In addition to what Steve said, your 'scope has a focal length of 1250mm, and the longer the focal length the more demands it will place on your mount. This is because any movement in the mount, either intentional or unintentional, will show up more than with a 'scope with a short focal length of, say, 500mm. So, what can you do about it? My two-pence worth would be:

  1. Place the tripod on solid ground.
  2. Keep the legs as short as convenient.
  3. Mount the 'scope/camera so that it is balanced on the mount.
  4. Avoid imaging when it's windy.
  5. Use mirror lock-up on the camera.
  6. Operate the camera using a remote release.
  7. Keep the exposure time as short as possible consistent with getting results.

Keeping the exposure short? At one end of the scale, if you image bright objects, like the planets or the moon, then your exposure time can be sub-second. As Steve pointed out, field rotation may be evident when you exceed 30 seconds, depending on where in the sky you are pointing. But for deep sky objects you will need to experiment to see what is the longest exposure you can use with your mount so as not to give star trails. In your image of M42 it looks as though the exposure has led to saturation in the core of the nebula, so perhaps even 30 seconds is too long at that ISO.

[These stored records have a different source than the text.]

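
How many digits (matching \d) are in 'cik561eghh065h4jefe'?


\d matches any digit 0-9.
Scanning 'cik561eghh065h4jefe':
  pos 3: '5' -> DIGIT
  pos 4: '6' -> DIGIT
  pos 5: '1' -> DIGIT
  pos 10: '0' -> DIGIT
  pos 11: '6' -> DIGIT
  pos 12: '5' -> DIGIT
  pos 14: '4' -> DIGIT
Digits found: ['5', '6', '1', '0', '6', '5', '4']
Total: 7

7


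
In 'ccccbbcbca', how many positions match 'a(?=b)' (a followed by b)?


Lookahead 'a(?=b)' matches 'a' only when followed by 'b'.
String: 'ccccbbcbca'
Checking each position where char is 'a':
Matching positions: []
Count: 0

0


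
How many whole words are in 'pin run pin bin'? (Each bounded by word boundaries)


Word boundaries (\b) mark the start/end of each word.
Text: 'pin run pin bin'
Splitting by whitespace:
  Word 1: 'pin'
  Word 2: 'run'
  Word 3: 'pin'
  Word 4: 'bin'
Total whole words: 4

4


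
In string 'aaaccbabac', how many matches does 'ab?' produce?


Pattern 'ab?' matches 'a' optionally followed by 'b'.
String: 'aaaccbabac'
Scanning left to right for 'a' then checking next char:
  Match 1: 'a' (a not followed by b)
  Match 2: 'a' (a not followed by b)
  Match 3: 'a' (a not followed by b)
  Match 4: 'ab' (a followed by b)
  Match 5: 'a' (a not followed by b)
Total matches: 5

5


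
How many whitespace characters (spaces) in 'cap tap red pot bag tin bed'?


\s matches whitespace characters (spaces, tabs, etc.).
Text: 'cap tap red pot bag tin bed'
This text has 7 words separated by spaces.
Number of spaces = number of words - 1 = 7 - 1 = 6

6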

You won't get the best results, or indeed any result, by using just the one exposure. What you need to do is take dozens, or hundreds (yes, hundreds!), of exposures each less than 30s. You then combine the best of these into one image in specialist software, a process called stacking. For planetary imaging such free software are Registax and Autostakkert, and for DSO imaging, DeepSkyStacker. The images of your target object are termed "lights" in stacking parlance. You can improve the output of stacking by taking account of noise by taking a lot of images with the 'scope capped, so as not to admit any light, using the same exposure length. These are termed "darks". By repeating the darks, but using the shortest exposure your camera can take, you can account for the camera's read noise. These are termed "bias" frames. And finally, you can correct for unevenness of sensitivity by using exposures called "flats".

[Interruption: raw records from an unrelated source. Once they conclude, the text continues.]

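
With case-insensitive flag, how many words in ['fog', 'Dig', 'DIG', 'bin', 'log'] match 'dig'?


Case-insensitive matching: compare each word's lowercase form to 'dig'.
  'fog' -> lower='fog' -> no
  'Dig' -> lower='dig' -> MATCH
  'DIG' -> lower='dig' -> MATCH
  'bin' -> lower='bin' -> no
  'log' -> lower='log' -> no
Matches: ['Dig', 'DIG']
Count: 2

2


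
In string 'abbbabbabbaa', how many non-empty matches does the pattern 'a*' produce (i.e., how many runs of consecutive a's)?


Pattern 'a*' matches zero or more a's. We want non-empty runs of consecutive a's.
String: 'abbbabbabbaa'
Walking through the string to find runs of a's:
  Run 1: positions 0-0 -> 'a'
  Run 2: positions 4-4 -> 'a'
  Run 3: positions 7-7 -> 'a'
  Run 4: positions 10-11 -> 'aa'
Non-empty runs found: ['a', 'a', 'a', 'aa']
Count: 4

4


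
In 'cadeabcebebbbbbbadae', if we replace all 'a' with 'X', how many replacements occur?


re.sub('a', 'X', text) replaces every occurrence of 'a' with 'X'.
Text: 'cadeabcebebbbbbbadae'
Scanning for 'a':
  pos 1: 'a' -> replacement #1
  pos 4: 'a' -> replacement #2
  pos 16: 'a' -> replacement #3
  pos 18: 'a' -> replacement #4
Total replacements: 4

4


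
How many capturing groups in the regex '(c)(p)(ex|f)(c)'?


To count capturing groups, count each '(' that starts a group.
Pattern: '(c)(p)(ex|f)(c)'
Walking through the pattern:
  Position 0: '(' -> group #1
  Position 3: '(' -> group #2
  Position 6: '(' -> group #3
  Position 12: '(' -> group #4
Total capturing groups: 4

4


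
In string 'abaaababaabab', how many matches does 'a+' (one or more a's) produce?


Pattern 'a+' matches one or more consecutive a's.
String: 'abaaababaabab'
Scanning for runs of a:
  Match 1: 'a' (length 1)
  Match 2: 'aaa' (length 3)
  Match 3: 'a' (length 1)
  Match 4: 'aa' (length 2)
  Match 5: 'a' (length 1)
Total matches: 5

5


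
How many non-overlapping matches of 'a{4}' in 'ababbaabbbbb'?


Pattern 'a{4}' matches exactly 4 consecutive a's (greedy, non-overlapping).
String: 'ababbaabbbbb'
Scanning for runs of a's:
  Run at pos 0: 'a' (length 1) -> 0 match(es)
  Run at pos 2: 'a' (length 1) -> 0 match(es)
  Run at pos 5: 'aa' (length 2) -> 0 match(es)
Matches found: []
Total: 0

0


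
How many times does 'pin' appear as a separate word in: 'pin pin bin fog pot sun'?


Scanning each word for exact match 'pin':
  Word 1: 'pin' -> MATCH
  Word 2: 'pin' -> MATCH
  Word 3: 'bin' -> no
  Word 4: 'fog' -> no
  Word 5: 'pot' -> no
  Word 6: 'sun' -> no
Total matches: 2

2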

As final thoughts, when you set up your mount:

  1. Make sure it is as level as you can. Use a proper spirit level, not one of these buttons with a bubble in the centre which I've found to be hopelessly inaccurate.
  2. Enter you precise location.
  3. Enter you time as precisely as you can, say within 5s.
  4. Centre the star as closely as possible (you indicate that you are doing that).
  5. Make sure that the 'scope doesn't slip on the friction clutch when you swap from the eyepiece to the camera. This is a problem I've had, and I've now found that with my red-spot finder well aligned I can use the camera's live-view to centre the star, so avoiding the need to swap.

I hope this helps, but as you see, there are quite a few things that need to come together to get a satisfactory image.